While these methods work, I would like to introduce you to a new method of axle installation using a tool called the Pro-Axle Guide.(3)
The Pro-Axle Guide is a tool to help insert axles with accuracy. The tool is equipped with a ridge to keep the axle at the correct depth in the slot, and is also equipped with a gauge for setting the proper gap between the car body and the wheel hub (see Figure 1).
Figure 1 - Pro-Axle Guide Components
The Pro-Axle Guide can be used for inserting axles in either slots or holes. When inserting axles into slots, the tool's ridge fits in the axle slot. When inserting axles into holes, the flat side of the tool is placed against the bottom of the car. In either case, to use the Pro-Axle Guide follow these steps:
1. Partially insert the axle into the slot/hole, and then place the tool on the bottom of the block with the gauge between the wheel and the car body.
Figure 2 - Preparing to Insert an Axle
2. Next place the axle head on a hard surface, such as a workbench or desk. While firmly squeezing the tool to the block, press down on the axle head. Continue pressing until the wheel hub rests against the gauge.
Figure 3 - Pressing the Axle into Place
3. For non-BSA wheels, the axle will need to be inserted a bit further. This can be done by pressing the axle head with a thumb or the handle of a small screwdriver.
4. Remove the tool and repeat for the other axles.
Now that the wheels/axles are installed, but before they are permanently affixed, test and adjust the alignment of the car. To accomplish this, you may need to remove and reinstall the axles. If so, then repeat the process described in the previous step. If you are unsure as to how to align the car, there will be an article on alignment in a future newsletter, or you can find two documented procedures in our "Speed to the Finish" booklet.
SECURING THE AXLES
Finally, the axles must be secured in place. The method is different for axles slots versus axle holes.
-- Axle Slots --
Axles can be affixed in axle slots with some white (Elmer's) glue. Other glues can also be used, but I prefer white glue because:
- It is not permanent (like epoxy), so if necessary, the axles can be removed by grasping the axle head with a pair of pliers, slightly rotating the axle (which breaks the glue bond), and then pulling the axles out; and
- It is not runny (like superglue), so it won't sneak into the wheel bore and lock up the wheel.

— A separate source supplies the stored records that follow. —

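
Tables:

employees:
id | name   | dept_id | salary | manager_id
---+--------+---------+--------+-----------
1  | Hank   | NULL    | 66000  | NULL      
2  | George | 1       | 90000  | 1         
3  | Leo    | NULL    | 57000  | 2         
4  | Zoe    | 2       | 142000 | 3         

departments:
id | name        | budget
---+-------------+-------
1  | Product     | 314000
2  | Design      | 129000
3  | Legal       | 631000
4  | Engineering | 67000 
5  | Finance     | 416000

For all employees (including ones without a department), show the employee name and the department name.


LEFT JOIN keeps every row from employees (the left table); where dept_id has no match in departments, the department columns become NULL. Walk through each employee:
  - employee 1 (Hank): dept_id=NULL, no match -> kept with NULL
  - employee 2 (George): dept_id=1 -> matches Product
  - employee 3 (Leo): dept_id=NULL, no match -> kept with NULL
  - employee 4 (Zoe): dept_id=2 -> matches Design
All 4 rows appear; 2 have NULL department.

SQL:
SELECT a.name, b.name AS department
FROM employees a
LEFT JOIN departments b ON a.dept_id = b.id

Result:
name   | department
-------+-----------
Hank   | NULL      
George | Product   
Leo    | NULL      
Zoe    | Design    


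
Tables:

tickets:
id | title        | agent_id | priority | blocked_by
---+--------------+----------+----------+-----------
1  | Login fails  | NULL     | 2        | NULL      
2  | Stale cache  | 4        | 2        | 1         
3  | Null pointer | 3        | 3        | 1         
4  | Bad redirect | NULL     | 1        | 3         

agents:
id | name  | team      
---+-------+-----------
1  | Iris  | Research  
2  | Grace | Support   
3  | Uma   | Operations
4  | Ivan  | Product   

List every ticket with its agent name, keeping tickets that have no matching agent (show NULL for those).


LEFT JOIN keeps every row from tickets (the left table); where agent_id has no match in agents, the agent columns become NULL. Walk through each ticket:
  - ticket 1 (Login fails): agent_id=NULL, no match -> kept with NULL
  - ticket 2 (Stale cache): agent_id=4 -> matches Ivan
  - ticket 3 (Null pointer): agent_id=3 -> matches Uma
  - ticket 4 (Bad redirect): agent_id=NULL, no match -> kept with NULL
All 4 rows appear; 2 have NULL agent.

SQL:
SELECT a.title, b.name AS agent
FROM tickets a
LEFT JOIN agents b ON a.agent_id = b.id

Result:
title        | agent
-------------+------
Login fails  | NULL 
Stale cache  | Ivan 
Null pointer | Uma  
Bad redirect | NULL 


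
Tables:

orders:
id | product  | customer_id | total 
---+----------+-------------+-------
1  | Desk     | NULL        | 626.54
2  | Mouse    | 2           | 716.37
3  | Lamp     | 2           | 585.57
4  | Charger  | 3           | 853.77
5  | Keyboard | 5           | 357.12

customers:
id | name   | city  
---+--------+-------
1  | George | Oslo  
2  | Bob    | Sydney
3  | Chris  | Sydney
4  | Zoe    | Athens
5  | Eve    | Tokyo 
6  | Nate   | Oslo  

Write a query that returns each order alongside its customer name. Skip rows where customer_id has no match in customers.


INNER JOIN keeps only orders rows whose customer_id matches an id in customers. Walk through each order:
  - order 1 (Desk): customer_id=NULL, no match -> dropped
  - order 2 (Mouse): customer_id=2 -> matches Bob
  - order 3 (Lamp): customer_id=2 -> matches Bob
  - order 4 (Charger): customer_id=3 -> matches Chris
  - order 5 (Keyboard): customer_id=5 -> matches Eve
So 1 of 5 rows is dropped.

SQL:
SELECT a.product, b.name AS customer
FROM orders a
INNER JOIN customers b ON a.customer_id = b.id

Result:
product  | customer
---------+---------
Mouse    | Bob     
Lamp     | Bob     
Charger  | Chris   
Keyboard | Eve     


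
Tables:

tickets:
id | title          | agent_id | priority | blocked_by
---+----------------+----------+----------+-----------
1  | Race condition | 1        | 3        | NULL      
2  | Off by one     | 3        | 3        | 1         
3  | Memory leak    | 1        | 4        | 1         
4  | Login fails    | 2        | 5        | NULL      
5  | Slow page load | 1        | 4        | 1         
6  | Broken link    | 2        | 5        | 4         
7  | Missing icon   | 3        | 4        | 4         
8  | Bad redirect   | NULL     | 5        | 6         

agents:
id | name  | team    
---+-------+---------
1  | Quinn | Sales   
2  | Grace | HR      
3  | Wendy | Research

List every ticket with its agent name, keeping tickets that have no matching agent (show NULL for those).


LEFT JOIN keeps every row from tickets (the left table); where agent_id has no match in agents, the agent columns become NULL. Walk through each ticket:
  - ticket 1 (Race condition): agent_id=1 -> matches Quinn
  - ticket 2 (Off by one): agent_id=3 -> matches Wendy
  - ticket 3 (Memory leak): agent_id=1 -> matches Quinn
  - ticket 4 (Login fails): agent_id=2 -> matches Grace
  - ticket 5 (Slow page load): agent_id=1 -> matches Quinn
  - ticket 6 (Broken link): agent_id=2 -> matches Grace
  - ticket 7 (Missing icon): agent_id=3 -> matches Wendy
  - ticket 8 (Bad redirect): agent_id=NULL, no match -> kept with NULL
All 8 rows appear; 1 has NULL agent.

SQL:
SELECT a.title, b.name AS agent
FROM tickets a
LEFT JOIN agents b ON a.agent_id = b.id

Result:
title          | agent
---------------+------
Race condition | Quinn
Off by one     | Wendy
Memory leak    | Quinn
Login fails    | Grace
Slow page load | Quinn
Broken link    | Grace
Missing icon   | Wendy
Bad redirect   | NULL 


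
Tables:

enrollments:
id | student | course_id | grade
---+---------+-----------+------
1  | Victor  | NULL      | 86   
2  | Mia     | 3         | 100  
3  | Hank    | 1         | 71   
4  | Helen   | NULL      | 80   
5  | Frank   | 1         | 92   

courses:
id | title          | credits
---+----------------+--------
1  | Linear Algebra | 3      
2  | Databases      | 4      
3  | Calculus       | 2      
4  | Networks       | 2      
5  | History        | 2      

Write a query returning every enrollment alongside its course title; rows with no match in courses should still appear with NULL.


LEFT JOIN keeps every row from enrollments (the left table); where course_id has no match in courses, the course columns become NULL. Walk through each enrollment:
  - enrollment 1 (Victor): course_id=NULL, no match -> kept with NULL
  - enrollment 2 (Mia): course_id=3 -> matches Calculus
  - enrollment 3 (Hank): course_id=1 -> matches Linear Algebra
  - enrollment 4 (Helen): course_id=NULL, no match -> kept with NULL
  - enrollment 5 (Frank): course_id=1 -> matches Linear Algebra
All 5 rows appear; 2 have NULL course.

SQL:
SELECT a.student, b.title AS course
FROM enrollments a
LEFT JOIN courses b ON a.course_id = b.id

Result:
student | course        
--------+---------------
Victor  | NULL          
Mia     | Calculus      
Hank    | Linear Algebra
Helen   | NULL          
Frank   | Linear Algebra


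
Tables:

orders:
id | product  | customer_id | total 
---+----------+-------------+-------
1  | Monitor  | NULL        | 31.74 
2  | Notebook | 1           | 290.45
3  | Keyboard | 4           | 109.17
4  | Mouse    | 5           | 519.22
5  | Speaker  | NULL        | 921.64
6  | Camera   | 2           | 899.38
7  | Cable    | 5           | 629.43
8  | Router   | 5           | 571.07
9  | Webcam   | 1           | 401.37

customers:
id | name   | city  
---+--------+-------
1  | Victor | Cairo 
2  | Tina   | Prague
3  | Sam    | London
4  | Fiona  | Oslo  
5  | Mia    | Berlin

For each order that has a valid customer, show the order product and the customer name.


INNER JOIN keeps only orders rows whose customer_id matches an id in customers. Walk through each order:
  - order 1 (Monitor): customer_id=NULL, no match -> dropped
  - order 2 (Notebook): customer_id=1 -> matches Victor
  - order 3 (Keyboard): customer_id=4 -> matches Fiona
  - order 4 (Mouse): customer_id=5 -> matches Mia
  - order 5 (Speaker): customer_id=NULL, no match -> dropped
  - order 6 (Camera): customer_id=2 -> matches Tina
  - order 7 (Cable): customer_id=5 -> matches Mia
  - order 8 (Router): customer_id=5 -> matches Mia
  - order 9 (Webcam): customer_id=1 -> matches Victor
So 2 of 9 rows are dropped.

SQL:
SELECT a.product, b.name AS customer
FROM orders a
INNER JOIN customers b ON a.customer_id = b.id

Result:
product  | customer
---------+---------
Notebook | Victor  
Keyboard | Fiona   
Mouse    | Mia     
Camera   | Tina    
Cable    | Mia     
Router   | Mia     
Webcam   | Victor  


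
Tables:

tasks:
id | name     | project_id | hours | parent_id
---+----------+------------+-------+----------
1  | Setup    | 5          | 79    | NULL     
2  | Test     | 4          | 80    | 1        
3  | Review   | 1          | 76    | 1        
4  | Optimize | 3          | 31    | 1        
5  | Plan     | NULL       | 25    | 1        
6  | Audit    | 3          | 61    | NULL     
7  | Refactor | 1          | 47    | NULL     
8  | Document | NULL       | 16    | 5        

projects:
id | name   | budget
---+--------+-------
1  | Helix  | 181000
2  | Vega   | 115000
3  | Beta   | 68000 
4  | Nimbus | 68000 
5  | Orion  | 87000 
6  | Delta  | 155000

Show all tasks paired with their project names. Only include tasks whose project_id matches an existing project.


INNER JOIN keeps only tasks rows whose project_id matches an id in projects. Walk through each task:
  - task 1 (Setup): project_id=5 -> matches Orion
  - task 2 (Test): project_id=4 -> matches Nimbus
  - task 3 (Review): project_id=1 -> matches Helix
  - task 4 (Optimize): project_id=3 -> matches Beta
  - task 5 (Plan): project_id=NULL, no match -> dropped
  - task 6 (Audit): project_id=3 -> matches Beta
  - task 7 (Refactor): project_id=1 -> matches Helix
  - task 8 (Document): project_id=NULL, no match -> dropped
So 2 of 8 rows are dropped.

SQL:
SELECT a.name, b.name AS project
FROM tasks a
INNER JOIN projects b ON a.project_id = b.id

Result:
name     | project
---------+--------
Setup    | Orion  
Test     | Nimbus 
Review   | Helix  
Optimize | Beta   
Audit    | Beta   
Refactor | Helix  


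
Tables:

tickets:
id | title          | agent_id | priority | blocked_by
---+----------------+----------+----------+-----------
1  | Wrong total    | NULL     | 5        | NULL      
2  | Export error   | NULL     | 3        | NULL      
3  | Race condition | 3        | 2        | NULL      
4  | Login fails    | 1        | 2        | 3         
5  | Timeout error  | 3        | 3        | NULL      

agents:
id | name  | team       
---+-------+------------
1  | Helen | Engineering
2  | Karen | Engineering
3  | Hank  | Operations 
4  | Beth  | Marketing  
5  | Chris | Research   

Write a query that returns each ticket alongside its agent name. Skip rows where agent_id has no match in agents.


INNER JOIN keeps only tickets rows whose agent_id matches an id in agents. Walk through each ticket:
  - ticket 1 (Wrong total): agent_id=NULL, no match -> dropped
  - ticket 2 (Export error): agent_id=NULL, no match -> dropped
  - ticket 3 (Race condition): agent_id=3 -> matches Hank
  - ticket 4 (Login fails): agent_id=1 -> matches Helen
  - ticket 5 (Timeout error): agent_id=3 -> matches Hank
So 2 of 5 rows are dropped.

SQL:
SELECT a.title, b.name AS agent
FROM tickets a
INNER JOIN agents b ON a.agent_id = b.id

Result:
title          | agent
---------------+------
Race condition | Hank 
Login fails    | Helen
Timeout error  | Hank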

To glue the axles, lay the car on soft rag with the bottom facing upwards. Place a dab of white glue in the slot area between the axle tips. Spread the glue over the top of the axles, but keep it away from the wheels. Remove excess glue with a rag, and then don't move the car until the glue is dry.
-- Axle Holes --
If axles are quite tight in the axle holes, then it is not necessary to glue them in place. But if your axles are not tight, or if you choose to glue the axles anyway, here is the procedure:
1. Remove an axle,
2. Put a small drop of white glue on a toothpick,
3. Insert the toothpick into an axle hole and swish it around,
4. Remove the toothpick, wipe off any glue on the side of the car, and
5. Reinstall the axle.
Again, I prefer white glue for the same reasons listed above.
Proper axle installation is extremely important to reach maximum velocity. I hope that you find the information in this article to be helpful, and that you have a successful race this year.